Unemployment has soared by 49,000 to 2.5 million with a record number of young people out of work. One in five 16 to 24-year-olds are jobless - 951,000 - the highest figure since records began in 1992. Employment levels have fallen, redundancies have increased and the number of people classed as economically inactive has reached 9.3 million.
Dave Prentis, general secretary of Unison, said "It's misery for families, hit with a toxic cocktail of high inflation which is pricing them out of everyday living, and dwindling job opportunities. Meanwhile it's easy street for the bankers who caused this crisis, and are still making off with billions in bonuses."
Workers are worried about money and their jobs and are living under "tremendous pressure", according to a new study today.
Unite said a survey of 50,000 of its members showed that Britain is becoming "divided and impoverished" and increasingly forced into "insecure" working.
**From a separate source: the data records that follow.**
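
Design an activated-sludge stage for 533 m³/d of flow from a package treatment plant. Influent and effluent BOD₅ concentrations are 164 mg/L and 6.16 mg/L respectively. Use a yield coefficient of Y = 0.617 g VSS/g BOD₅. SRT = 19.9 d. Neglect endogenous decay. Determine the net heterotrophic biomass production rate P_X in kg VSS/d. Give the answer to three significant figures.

No decay correction is needed, so Y_obs = Y = 0.617.
Mass of BOD₅ removed per day: Q(S₀ − S) = 533 × 157.8 g/m³ = 84.13 kg/d.
So the net sludge growth is P_X = 0.6170 × 84.13 = 51.91 kg VSS/d.

P_X ≈ 51.9 kg VSS/d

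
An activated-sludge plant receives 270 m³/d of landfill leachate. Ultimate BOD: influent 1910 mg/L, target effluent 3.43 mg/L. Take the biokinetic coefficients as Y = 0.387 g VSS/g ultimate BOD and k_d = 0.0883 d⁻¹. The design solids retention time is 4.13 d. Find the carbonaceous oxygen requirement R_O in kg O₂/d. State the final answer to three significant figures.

R_O ≈ 307 kg O₂/d

Correct the yield for decay: Y_obs = Y/(1 + k_d θ_c) = 0.387 / (1 + 0.0883 × 4.13) = 0.387 / 1.365 = 0.2836.
ΔS = 1910 − 3.43 = 1907 mg/L, so the substrate removal rate is 270 × 1907/1000 = 514.8 kg ultimate BOD/d.
P_X = Y_obs·Q·(S₀ − S) = 0.2836 × 514.8 = 146.0 kg VSS/d.
Carbonaceous O₂ demand = substrate oxidised − cell-mass equivalent = 514.8 − 1.42 × 146.0 = 307.5 kg O₂/d.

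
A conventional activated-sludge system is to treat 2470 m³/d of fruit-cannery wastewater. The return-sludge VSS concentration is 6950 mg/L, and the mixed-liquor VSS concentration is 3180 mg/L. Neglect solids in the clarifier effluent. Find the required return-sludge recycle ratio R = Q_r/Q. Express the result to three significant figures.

R ≈ 0.844

Solids balance on the clarifier gives (1+R)X = R·X_r, so R = X/(X_r − X) = 3180 / (6950 − 3180) = 0.8435.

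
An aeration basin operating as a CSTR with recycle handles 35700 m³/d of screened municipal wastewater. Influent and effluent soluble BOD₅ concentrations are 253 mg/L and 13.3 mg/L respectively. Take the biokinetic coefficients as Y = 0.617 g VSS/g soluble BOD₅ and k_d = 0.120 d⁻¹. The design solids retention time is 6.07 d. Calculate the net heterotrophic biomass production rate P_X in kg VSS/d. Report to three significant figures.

Y_obs = Y / (1 + k_d θ_c) = 0.617 / (1 + 0.120 × 6.07) = 0.617 / 1.728 = 0.3570.
ΔS = 253 − 13.3 = 239.7 mg/L, so the substrate removal rate is 35700 × 239.7/1000 = 8557 kg soluble BOD₅/d.
So the net sludge growth is P_X = 0.3570 × 8557 = 3055 kg VSS/d.

P_X ≈ 3050 kg VSS/d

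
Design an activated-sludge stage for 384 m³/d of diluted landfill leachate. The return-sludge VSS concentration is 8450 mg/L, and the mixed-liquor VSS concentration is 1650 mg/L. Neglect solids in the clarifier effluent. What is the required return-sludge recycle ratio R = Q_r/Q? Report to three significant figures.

Solids balance on the clarifier gives (1+R)X = R·X_r, so R = X/(X_r − X) = 1650 / (8450 − 1650) = 0.2426.

R ≈ 0.243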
As well as job losses, workers are also being hit by pay cuts and seeing an increasing number of agency staff being employed.
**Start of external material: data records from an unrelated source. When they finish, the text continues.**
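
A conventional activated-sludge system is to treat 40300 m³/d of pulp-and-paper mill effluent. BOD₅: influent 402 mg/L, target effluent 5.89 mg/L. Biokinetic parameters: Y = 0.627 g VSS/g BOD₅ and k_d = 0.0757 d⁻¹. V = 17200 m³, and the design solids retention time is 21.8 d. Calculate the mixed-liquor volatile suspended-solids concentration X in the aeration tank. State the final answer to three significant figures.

X ≈ 4790 mg/L

X = Y·Q·ΔS·θ_c / [V·(1 + k_d θ_c)] = 0.627 × 40300 × (402 − 5.89) × 21.8 / [17200 × (1 + 0.0757 × 21.8)] = 4787 mg/L.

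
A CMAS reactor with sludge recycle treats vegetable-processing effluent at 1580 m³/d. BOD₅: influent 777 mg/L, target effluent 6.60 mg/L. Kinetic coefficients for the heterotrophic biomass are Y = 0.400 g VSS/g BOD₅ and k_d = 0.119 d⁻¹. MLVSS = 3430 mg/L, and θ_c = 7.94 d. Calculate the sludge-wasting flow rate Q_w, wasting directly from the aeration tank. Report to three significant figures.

Q_w ≈ 73.0 m³/d

Rearranging the biomass balance for a CMAS with decay, V = Y·Q·ΔS·θ_c / [X·(1+k_d θ_c)] = 0.400 × 1580 × (777 − 6.60) × 7.94 / [3430 × (1 + 0.119 × 7.94)] = 3.87×10^6 / 6671 = 579.5 m³.
For wasting at MLVSS concentration, Q_w = V/θ_c = 579.5/7.94 = 72.99 m³/d.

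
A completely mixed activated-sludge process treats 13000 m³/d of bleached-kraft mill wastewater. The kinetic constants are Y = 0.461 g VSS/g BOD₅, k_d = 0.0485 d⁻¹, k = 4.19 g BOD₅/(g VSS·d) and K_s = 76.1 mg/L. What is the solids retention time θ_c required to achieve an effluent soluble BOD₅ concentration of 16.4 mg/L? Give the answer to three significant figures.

θ_c ≈ 3.40 d

Specific growth rate at S = 16.4 mg/L: μ = YkS/(K_s+S) = 0.461·4.19·16.4/(76.1+16.4) = 0.3425 d⁻¹.
1/θ_c = 0.3425 − 0.0485 = 0.2940 d⁻¹, so θ_c = 3.402 d.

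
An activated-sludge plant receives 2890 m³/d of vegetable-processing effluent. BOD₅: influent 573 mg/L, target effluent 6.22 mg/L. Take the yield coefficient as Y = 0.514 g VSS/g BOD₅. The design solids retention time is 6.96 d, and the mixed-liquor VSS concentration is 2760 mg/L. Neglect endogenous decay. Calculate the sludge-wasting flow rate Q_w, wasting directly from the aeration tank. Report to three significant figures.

V·X = Y·Q·ΔS·θ_c gives V = 0.514 × 2890 × (573 − 6.22) × 6.96 / 2760 = 2123 m³.
With mixed-liquor wasting, θ_c = V/Q_w, so Q_w = V/θ_c = 2123/6.96 = 305.0 m³/d.

Q_w ≈ 305 m³/d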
"With bankers lining up to line their pockets while workers worry about every penny, we are not all in this together." Unite's leader Len McCluskey said
Wall Street global banking giant Goldman Sachs revealed today that staff earned a total of 15.4 billion US dollars (£9.6 billion) in pay and bonuses last year - equivalent to around £270,000 per employee. The share of revenues paid out in salary and benefits for 2010 was up from 35.8% at 39.3%. The firm posted a 38% drop in net earnings to 8.35 billion US dollars (£5.23 billion) for the year to December 31. This followed a 13% decline in revenues to 39.16 billion US dollars (£24.51 billion).